Technical problems have meant that the AlQuraishi algorithm was not successful with CASP13. He published details of AI v Cellular systems April1 and published his code publicly at GitHub, hoping to build others on the job. (Structures for most of the tested proteins in CASP13 have not yet been published, so they still could not directly compare their AlphaFold method.)
AlphaFold successfully competed on CASP13 and created a mix when it surpassed all other algorithms on hard targets by almost 15%, based on one measure.
AlphaFold works in two steps. Like other approaches used in the competition, it begins with something called several sequences. It compares the sequence of proteins with similar sequences in the database to reveal pairs of amino acids that do not lie side by side in the chain, but usually occur in a tandem. This suggests that these two amino acids in the folded protein are close to one another. DeepMind has learned a neural network to accept such mating and predict the distance between two pairs of amino acids in the folded protein.
By comparing his predictions with precisely measured distances in proteins, he learned to better guess how protein would collapse. A parallel neural network has predicted the angles of sequences between successive amino acids in the folded protein chain.
But these steps alone can not predict the structure, because the exact set of distances and predicted angles may not be physically possible. So in the second step AlphaFold created a physically possible – but almost random – folding arrangement for the sequence. Instead of the second neural network, it used an optimization method called a gradient descent to improve the iterative structure by approaching the (not completely possible) forecasts from the first step.
Some other teams used one of the approaches, but none of them. In the first step, most teams only anticipated contact in pairs of amino acids, not at a distance. In the second step, most are using complex optimization rules instead of lowering gradients, which is almost automatic.
"They did a great job. About a year before other groups, "says Xu.

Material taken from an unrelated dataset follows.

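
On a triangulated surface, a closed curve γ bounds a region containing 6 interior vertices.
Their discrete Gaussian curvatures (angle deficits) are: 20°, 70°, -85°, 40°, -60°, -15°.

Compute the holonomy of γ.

Holonomy = total enclosed curvature = 20° + 70° + (-85°) + 40° + (-60°) + (-15°) = -30°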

DeepMind has not yet released all the details about AlphaFold – but other groups have since started to accept the tactics displayed by DeepMind and other leading teams at CASP13. Jianlin Cheng, a computer scientist at the University of Missouri in Columbia, says he will change his deep neural networks to have some features of AlphaFold, for example by adding more layers to the neural network in the distance prediction phase. Multiple layers – a deeper network – often allows networks to process information more deeply, which is why the name is deeply learning.
"We look forward to using similar systems," says Andrew Senior, a computer scientist at DeepMindu, who led the AlphaFold team.
Moult said that there was a lot of discussion on CASP13 about how else deep learning can be used to stack proteins. Maybe it could help improve forecasts of an approximate structure; reporting on how reliable the algorithm is in the stack prediction; or model protein interactions.
Although computer predictions are not yet sufficiently precise to be widely used in drug design, increasing accuracy allows other applications, such as understanding how a mutated protein contributes to the disease, or knowing which part of the protein is changing into a vaccine for immunotherapy. . "These models are starting to be used," says Moult.